Meniscus tears are common injuries affecting the knee. Athletes usually encounter this condition. It is an injury to the meniscus, which is a disc cushioning the knee. These are two menisci, one each at the outer and inner edge of the knee. Without the menisci it would be hard to ensure your knee is steady, since it is the menisci that help balance the weight of your body across the knee. With a torn meniscus, the knee doesn’t work the way it should, which means running, jumping and even walking become difficult.
Physical therapy and pain treatment are offered for meniscus tears by advanced, multispecialty healthcare centers in Brooklyn, NY.
How the Meniscus Tears
A meniscus tear usually occurs with the kind of movement typically involved in a basketball game. You look to pass the ball in your hands to one of your team members even as your opponent is trying to snatch it from you – turning yourself quickly by twisting your body and bending your knee but without your foot changing its position. That causes extra strain to your knee. Sometimes, one of the menisci can tear if you lift a heavy object.
Older individuals have a greater tendency to get meniscus tears since the meniscus gets worn with age. They don’t necessarily need to play sports or do heavy activity to get their meniscus torn. Actions such as squatting could cause a meniscus to tear. In such situations they’d typically feel pain while rising after squatting.

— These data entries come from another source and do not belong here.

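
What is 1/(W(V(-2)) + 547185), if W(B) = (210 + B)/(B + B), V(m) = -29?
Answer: 58/31736549 ≈ 1.8275e-6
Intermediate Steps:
W(B) = (210 + B)/(2*B) (W(B) = (210 + B)/((2*B)) = (210 + B)*(1/(2*B)) = (210 + B)/(2*B))
1/(W(V(-2)) + 547185) = 1/((1/2)*(210 - 29)/(-29) + 547185) = 1/((1/2)*(-1/29)*181 + 547185) = 1/(-181/58 + 547185) = 1/(31736549/58) = 58/31736549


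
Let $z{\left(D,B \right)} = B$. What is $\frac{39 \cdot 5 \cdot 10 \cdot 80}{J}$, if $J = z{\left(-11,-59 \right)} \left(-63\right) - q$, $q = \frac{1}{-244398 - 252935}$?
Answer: $\frac{38791974000}{924293381} \approx 41.969$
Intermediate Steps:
$q = - \frac{1}{497333}$ ($q = \frac{1}{-497333} = - \frac{1}{497333} \approx -2.0107 \cdot 10^{-6}$)
$J = \frac{1848586762}{497333}$ ($J = \left(-59\right) \left(-63\right) - - \frac{1}{497333} = 3717 + \frac{1}{497333} = \frac{1848586762}{497333} \approx 3717.0$)
$\frac{39 \cdot 5 \cdot 10 \cdot 80}{J} = \frac{39 \cdot 5 \cdot 10 \cdot 80}{\frac{1848586762}{497333}} = 39 \cdot 50 \cdot 80 \cdot \frac{497333}{1848586762} = 1950 \cdot 80 \cdot \frac{497333}{1848586762} = 156000 \cdot \frac{497333}{1848586762} = \frac{38791974000}{924293381}$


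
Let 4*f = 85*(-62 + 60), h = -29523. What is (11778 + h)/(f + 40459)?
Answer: -35490/80833 ≈ -0.43905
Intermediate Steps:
f = -85/2 (f = (85*(-62 + 60))/4 = (85*(-2))/4 = (¼)*(-170) = -85/2 ≈ -42.500)
(11778 + h)/(f + 40459) = (11778 - 29523)/(-85/2 + 40459) = -17745/80833/2 = -17745*2/80833 = -35490/80833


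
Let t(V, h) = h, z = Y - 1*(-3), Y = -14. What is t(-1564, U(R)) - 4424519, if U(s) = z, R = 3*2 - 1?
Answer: -4424530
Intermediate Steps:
R = 5 (R = 6 - 1 = 5)
z = -11 (z = -14 - 1*(-3) = -14 + 3 = -11)
U(s) = -11
t(-1564, U(R)) - 4424519 = -11 - 4424519 = -4424530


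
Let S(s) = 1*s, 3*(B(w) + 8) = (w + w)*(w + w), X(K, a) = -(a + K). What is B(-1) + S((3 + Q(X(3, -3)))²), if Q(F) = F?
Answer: 7/3 ≈ 2.3333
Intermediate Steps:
X(K, a) = -K - a (X(K, a) = -(K + a) = -K - a)
B(w) = -8 + 4*w²/3 (B(w) = -8 + ((w + w)*(w + w))/3 = -8 + ((2*w)*(2*w))/3 = -8 + (4*w²)/3 = -8 + 4*w²/3)
S(s) = s
B(-1) + S((3 + Q(X(3, -3)))²) = (-8 + (4/3)*(-1)²) + (3 + (-1*3 - 1*(-3)))² = (-8 + (4/3)*1) + (3 + (-3 + 3))² = (-8 + 4/3) + (3 + 0)² = -20/3 + 3² = -20/3 + 9 = 7/3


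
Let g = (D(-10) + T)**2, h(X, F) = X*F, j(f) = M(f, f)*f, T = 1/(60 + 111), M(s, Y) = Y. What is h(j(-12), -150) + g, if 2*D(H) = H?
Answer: -630876284/29241 ≈ -21575.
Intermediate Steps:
T = 1/171 ≈ 0.0058480
j(f) = f**2 (j(f) = f*f = f**2)
h(X, F) = F*X
D(H) = H/2
g = 729316/29241 (g = ((1/2)*(-10) + 1/171)**2 = (-5 + 1/171)**2 = (-854/171)**2 = 729316/29241 ≈ 24.942)
h(j(-12), -150) + g = -150*(-12)**2 + 729316/29241 = -150*144 + 729316/29241 = -21600 + 729316/29241 = -630876284/29241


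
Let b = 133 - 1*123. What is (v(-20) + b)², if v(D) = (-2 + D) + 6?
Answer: 36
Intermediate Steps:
b = 10 (b = 133 - 123 = 10)
v(D) = 4 + D
(v(-20) + b)² = ((4 - 20) + 10)² = (-16 + 10)² = (-6)² = 36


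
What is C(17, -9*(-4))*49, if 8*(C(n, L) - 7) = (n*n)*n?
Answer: 243481/8 ≈ 30435.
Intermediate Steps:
C(n, L) = 7 + n³/8 (C(n, L) = 7 + ((n*n)*n)/8 = 7 + (n²*n)/8 = 7 + n³/8)
C(17, -9*(-4))*49 = (7 + (⅛)*17³)*49 = (7 + (⅛)*4913)*49 = (7 + 4913/8)*49 = (4969/8)*49 = 243481/8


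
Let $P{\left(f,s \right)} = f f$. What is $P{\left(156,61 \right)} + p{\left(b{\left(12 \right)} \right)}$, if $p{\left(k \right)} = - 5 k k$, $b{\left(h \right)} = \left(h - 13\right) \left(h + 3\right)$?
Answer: $23211$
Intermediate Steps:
$P{\left(f,s \right)} = f^{2}$
$b{\left(h \right)} = \left(-13 + h\right) \left(3 + h\right)$
$p{\left(k \right)} = - 5 k^{2}$
$P{\left(156,61 \right)} + p{\left(b{\left(12 \right)} \right)} = 156^{2} - 5 \left(-39 + 12^{2} - 120\right)^{2} = 24336 - 5 \left(-39 + 144 - 120\right)^{2} = 24336 - 5 \left(-15\right)^{2} = 24336 - 1125 = 23211$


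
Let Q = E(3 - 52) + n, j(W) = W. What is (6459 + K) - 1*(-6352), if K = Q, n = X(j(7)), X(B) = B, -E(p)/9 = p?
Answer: 13259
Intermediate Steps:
E(p) = -9*p
n = 7
Q = 448 (Q = -9*(3 - 52) + 7 = -9*(-49) + 7 = 441 + 7 = 448)
K = 448
(6459 + K) - 1*(-6352) = (6459 + 448) - 1*(-6352) = 6907 + 6352 = 13259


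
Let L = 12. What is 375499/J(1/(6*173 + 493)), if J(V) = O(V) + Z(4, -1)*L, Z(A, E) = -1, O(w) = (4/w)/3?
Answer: 1126497/6088 ≈ 185.04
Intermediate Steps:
O(w) = 4/(3*w) (O(w) = (4/w)*(⅓) = 4/(3*w))
J(V) = -12 + 4/(3*V) (J(V) = 4/(3*V) - 1*12 = 4/(3*V) - 12 = -12 + 4/(3*V))
375499/J(1/(6*173 + 493)) = 375499/(-12 + 4/(3*(1/(6*173 + 493)))) = 375499/(-12 + 4/(3*(1/(1038 + 493)))) = 375499/(-12 + 4/(3*(1/1531))) = 375499/(-12 + (4/3)*1531) = 375499/(-12 + 6124/3) = 375499/(6088/3) = 375499*(3/6088) = 1126497/6088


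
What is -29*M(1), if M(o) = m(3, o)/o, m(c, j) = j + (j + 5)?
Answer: -203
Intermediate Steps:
m(c, j) = 5 + 2*j (m(c, j) = j + (5 + j) = 5 + 2*j)
M(o) = (5 + 2*o)/o
-29*M(1) = -29*(2 + 5/1) = -29*(2 + 5*1) = -29*(2 + 5) = -29*7 = -203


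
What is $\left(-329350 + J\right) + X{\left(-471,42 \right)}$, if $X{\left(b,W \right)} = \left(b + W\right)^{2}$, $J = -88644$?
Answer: $-233953$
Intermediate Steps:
$X{\left(b,W \right)} = \left(W + b\right)^{2}$
$\left(-329350 + J\right) + X{\left(-471,42 \right)} = \left(-329350 - 88644\right) + \left(42 - 471\right)^{2} = -417994 + \left(-429\right)^{2} = -417994 + 184041 = -233953$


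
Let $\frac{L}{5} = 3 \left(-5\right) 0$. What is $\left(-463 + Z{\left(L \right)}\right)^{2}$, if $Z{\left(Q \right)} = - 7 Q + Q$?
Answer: $214369$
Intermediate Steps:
$L = 0$ ($L = 5 \cdot 3 \left(-5\right) 0 = 5 \left(\left(-15\right) 0\right) = 5 \cdot 0 = 0$)
$Z{\left(Q \right)} = - 6 Q$
$\left(-463 + Z{\left(L \right)}\right)^{2} = \left(-463 - 0\right)^{2} = \left(-463 + 0\right)^{2} = \left(-463\right)^{2} = 214369$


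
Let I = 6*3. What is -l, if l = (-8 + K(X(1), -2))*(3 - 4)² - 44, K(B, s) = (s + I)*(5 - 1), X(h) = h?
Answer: -12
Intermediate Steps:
I = 18
K(B, s) = 72 + 4*s (K(B, s) = (s + 18)*(5 - 1) = (18 + s)*4 = 72 + 4*s)
l = 12 (l = (-8 + (72 + 4*(-2)))*(3 - 4)² - 44 = (-8 + (72 - 8))*(-1)² - 44 = (-8 + 64)*1 - 44 = 56*1 - 44 = 56 - 44 = 12)
-l = -1*12 = -12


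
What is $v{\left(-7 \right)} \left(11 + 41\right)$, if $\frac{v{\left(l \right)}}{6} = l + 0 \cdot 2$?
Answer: $-2184$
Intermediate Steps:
$v{\left(l \right)} = 6 l$ ($v{\left(l \right)} = 6 \left(l + 0 \cdot 2\right) = 6 \left(l + 0\right) = 6 l$)
$v{\left(-7 \right)} \left(11 + 41\right) = 6 \left(-7\right) \left(11 + 41\right) = \left(-42\right) 52 = -2184$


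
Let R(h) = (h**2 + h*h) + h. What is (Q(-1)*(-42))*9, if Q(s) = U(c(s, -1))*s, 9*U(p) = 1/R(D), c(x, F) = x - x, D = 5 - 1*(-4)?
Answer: 14/57 ≈ 0.24561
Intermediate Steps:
D = 9 (D = 5 + 4 = 9)
c(x, F) = 0
R(h) = h + 2*h**2 (R(h) = (h**2 + h**2) + h = 2*h**2 + h = h + 2*h**2)
U(p) = 1/1539 (U(p) = 1/(9*((9*(1 + 2*9)))) = 1/(9*((9*(1 + 18)))) = 1/(9*((9*19))) = (1/9)/171 = (1/9)*(1/171) = 1/1539)
Q(s) = s/1539
(Q(-1)*(-42))*9 = (((1/1539)*(-1))*(-42))*9 = -1/1539*(-42)*9 = (14/513)*9 = 14/57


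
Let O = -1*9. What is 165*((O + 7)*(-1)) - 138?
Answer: 192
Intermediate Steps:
O = -9
165*((O + 7)*(-1)) - 138 = 165*((-9 + 7)*(-1)) - 138 = 165*(-2*(-1)) - 138 = 165*2 - 138 = 330 - 138 = 192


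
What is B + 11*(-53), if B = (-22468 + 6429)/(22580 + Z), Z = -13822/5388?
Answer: -35503373113/60823609 ≈ -583.71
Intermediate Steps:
Z = -6911/2694 (Z = -13822*1/5388 = -6911/2694 ≈ -2.5653)
B = -43209066/60823609 (B = (-22468 + 6429)/(22580 - 6911/2694) = -16039/60823609/2694 = -16039*2694/60823609 = -43209066/60823609 ≈ -0.71040)
B + 11*(-53) = -43209066/60823609 + 11*(-53) = -43209066/60823609 - 583 = -35503373113/60823609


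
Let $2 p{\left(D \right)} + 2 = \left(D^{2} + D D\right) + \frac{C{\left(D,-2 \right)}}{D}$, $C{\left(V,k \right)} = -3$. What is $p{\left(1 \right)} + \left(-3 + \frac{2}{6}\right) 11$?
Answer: $- \frac{185}{6} \approx -30.833$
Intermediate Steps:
$p{\left(D \right)} = -1 + D^{2} - \frac{3}{2 D}$ ($p{\left(D \right)} = -1 + \frac{\left(D^{2} + D D\right) - \frac{3}{D}}{2} = -1 + \frac{\left(D^{2} + D^{2}\right) - \frac{3}{D}}{2} = -1 + \frac{2 D^{2} - \frac{3}{D}}{2} = -1 + \frac{- \frac{3}{D} + 2 D^{2}}{2} = -1 + \left(D^{2} - \frac{3}{2 D}\right) = -1 + D^{2} - \frac{3}{2 D}$)
$p{\left(1 \right)} + \left(-3 + \frac{2}{6}\right) 11 = \left(-1 + 1^{2} - \frac{3}{2 \cdot 1}\right) + \left(-3 + \frac{2}{6}\right) 11 = \left(-1 + 1 - \frac{3}{2}\right) + \left(-3 + 2 \cdot \frac{1}{6}\right) 11 = \left(-1 + 1 - \frac{3}{2}\right) + \left(-3 + \frac{1}{3}\right) 11 = - \frac{3}{2} - \frac{88}{3} = - \frac{185}{6}$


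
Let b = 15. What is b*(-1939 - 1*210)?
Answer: -32235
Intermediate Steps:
b*(-1939 - 1*210) = 15*(-1939 - 1*210) = 15*(-1939 - 210) = 15*(-2149) = -32235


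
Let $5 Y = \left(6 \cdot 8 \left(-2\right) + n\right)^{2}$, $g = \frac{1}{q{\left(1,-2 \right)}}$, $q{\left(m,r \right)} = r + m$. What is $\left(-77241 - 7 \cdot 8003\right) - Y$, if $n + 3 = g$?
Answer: $-135262$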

Symptoms and Kinds of Tears
Meniscus tears can be minor, moderate or severe. In all three conditions you’ll usually feel pain and swelling. With minor tears the symptoms usually disappear in a few weeks. Moderate tears cause more severe symptoms that may leave in 2 weeks or so but return with twisting or overuse of your knee, unless you get treated for it. Symptoms of moderate tear first manifest themselves through pain at the center or side of your knee accompanied by swelling that increases in a period of 2 to 3 days. Your knee could get stiff, and though you’ll be able to walk you’ll find it difficult to bend the knee.
The severe tears are more debilitating. Your knee begins popping, locking or catching. You get that strange and really uncomfortable feeling of your knee giving way. Swelling or stiffness could come right after the injury or in two to three days.
Comprehensive Treatment Options
Treatment depends on the kind of tear you’ve had, your age, and your level of activity. There are nonsurgical treatment options such as RICE – rest, ice, compression and elevation. Compression refers to wrapping your knee with elastic bandage while elevation means keeping the leg up on pillows. If the tear is too severe, surgery is carried out to repair the meniscus or remove a part of it.
Physical therapy is an important element of the rehabilitation process, in helping you get back to your day-to-day activities after your injury. It’s also important following surgery. Athletes count on this to get back to their game in full fitness. Manual, orthopedic, muscle strapping, ultrasound, TENS and manipulative therapy are some of the physical therapy procedures available.
Advanced multispecialty healthcare centers in Brooklyn, NY offer comprehensive but customized orthopedics, pain treatment and rehabilitation options for a range of musculoskeletal conditions including meniscus tears. Seek medical assistance as soon as you experience persistent and recurring symptoms. This helps ensure that the tear doesn’t get worse.